Il processo porta all’accertamento delle responsabilità dei tre imputati. Nel febbraio del 2015 la Corte d’Assise d’Appello condanna tutti a 30 anni di carcere. Condanna confermata nel giugno dell’anno successivo anche in Corte di Cassazione. Le motivazioni della sentenza di appello sono agghiaccianti:
Vi è stata la maturazione del progetto criminoso, gelosamente custodito per non intaccare la serenità di Pietro Lo Giudice, e l’ideazione dello stato depressivo per gestire sulla misteriosa scomparsa l’ombra del suicidio. A ciò si aggiungeva un ulteriore pericolo: Angela Costantino conosceva partecipi e modus operandi della cosca e, se non tutti, almeno alcuni dei reati fine. Non era tollerabile che ella potesse sfuggire al controllo della famiglia esponendo quest’ultima al rischio della divulgazione dei segreti criminosi custoditi.
Insomma, Angela viene giustiziata per un distorto senso dell’onore e perché non potesse in alcun modo nuocere agli affari di famiglia. Doveva sparire per sempre.

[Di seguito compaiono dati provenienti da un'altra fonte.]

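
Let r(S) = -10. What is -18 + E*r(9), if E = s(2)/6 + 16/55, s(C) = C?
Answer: -800/33 ≈ -24.242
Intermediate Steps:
E = 103/165 (E = 2/6 + 16/55 = 2*(⅙) + 16*(1/55) = ⅓ + 16/55 = 103/165 ≈ 0.62424)
-18 + E*r(9) = -18 + (103/165)*(-10) = -18 - 206/33 = -800/33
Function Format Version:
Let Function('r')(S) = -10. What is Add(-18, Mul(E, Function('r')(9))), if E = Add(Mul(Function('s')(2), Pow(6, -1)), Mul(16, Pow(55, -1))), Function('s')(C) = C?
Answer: Rational(-800, 33) ≈ -24.242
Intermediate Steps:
E = Rational(103, 165) (E = Add(Mul(2, Pow(6, -1)), Mul(16, Pow(55, -1))) = Add(Mul(2, Rational(1, 6)), Mul(16, Rational(1, 55))) = Add(Rational(1, 3), Rational(16, 55)) = Rational(103, 165) ≈ 0.62424)
Add(-18, Mul(E, Function('r')(9))) = Add(-18, Mul(Rational(103, 165), -10)) = Add(-18, Rational(-206, 33)) = Rational(-800, 33)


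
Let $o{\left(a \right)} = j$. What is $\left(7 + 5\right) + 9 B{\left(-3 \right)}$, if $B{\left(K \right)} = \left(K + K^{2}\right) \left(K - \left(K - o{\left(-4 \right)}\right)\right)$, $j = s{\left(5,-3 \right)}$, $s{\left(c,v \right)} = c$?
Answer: $282$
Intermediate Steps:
$j = 5$
$o{\left(a \right)} = 5$
$B{\left(K \right)} = 5 K + 5 K^{2}$ ($B{\left(K \right)} = \left(K + K^{2}\right) \left(K - \left(-5 + K\right)\right) = \left(K + K^{2}\right) 5 = 5 K + 5 K^{2}$)
$\left(7 + 5\right) + 9 B{\left(-3 \right)} = \left(7 + 5\right) + 9 \cdot 5 \left(-3\right) \left(1 - 3\right) = 12 + 9 \cdot 5 \left(-3\right) \left(-2\right) = 12 + 9 \cdot 30 = 12 + 270 = 282$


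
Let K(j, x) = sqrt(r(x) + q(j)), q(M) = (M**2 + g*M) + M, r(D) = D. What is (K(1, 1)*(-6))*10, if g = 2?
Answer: -60*sqrt(5) ≈ -134.16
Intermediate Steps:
q(M) = M**2 + 3*M (q(M) = (M**2 + 2*M) + M = M**2 + 3*M)
K(j, x) = sqrt(x + j*(3 + j))
(K(1, 1)*(-6))*10 = (sqrt(1 + 1*(3 + 1))*(-6))*10 = (sqrt(1 + 1*4)*(-6))*10 = (sqrt(1 + 4)*(-6))*10 = (sqrt(5)*(-6))*10 = -6*sqrt(5)*10 = -60*sqrt(5)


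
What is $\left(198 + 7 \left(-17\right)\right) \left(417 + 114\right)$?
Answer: $41949$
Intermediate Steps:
$\left(198 + 7 \left(-17\right)\right) \left(417 + 114\right) = \left(198 - 119\right) 531 = 79 \cdot 531 = 41949$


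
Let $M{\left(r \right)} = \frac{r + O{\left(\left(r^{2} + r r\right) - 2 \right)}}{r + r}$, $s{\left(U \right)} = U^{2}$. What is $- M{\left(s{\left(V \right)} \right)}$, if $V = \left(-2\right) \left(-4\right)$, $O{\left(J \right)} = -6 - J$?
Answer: $\frac{2033}{32} \approx 63.531$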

E così è stato, perché il suo corpo non è mai stato ritrovato.
Nel 2009, la cognata di Angela, Barbara Corvi, è scomparsa in circostanze molto simili e le indagini sono ancora in corso. Anche Barbara è nell'elenco di Libera, da sempre, il Coordinamento di Libera in Umbria è vicino alla sua famiglia.
Memoria viva
Di Angela e della sua scomparsa se ne è occupata negli anni la trasmissione RAI “Chi l’ha visto?”.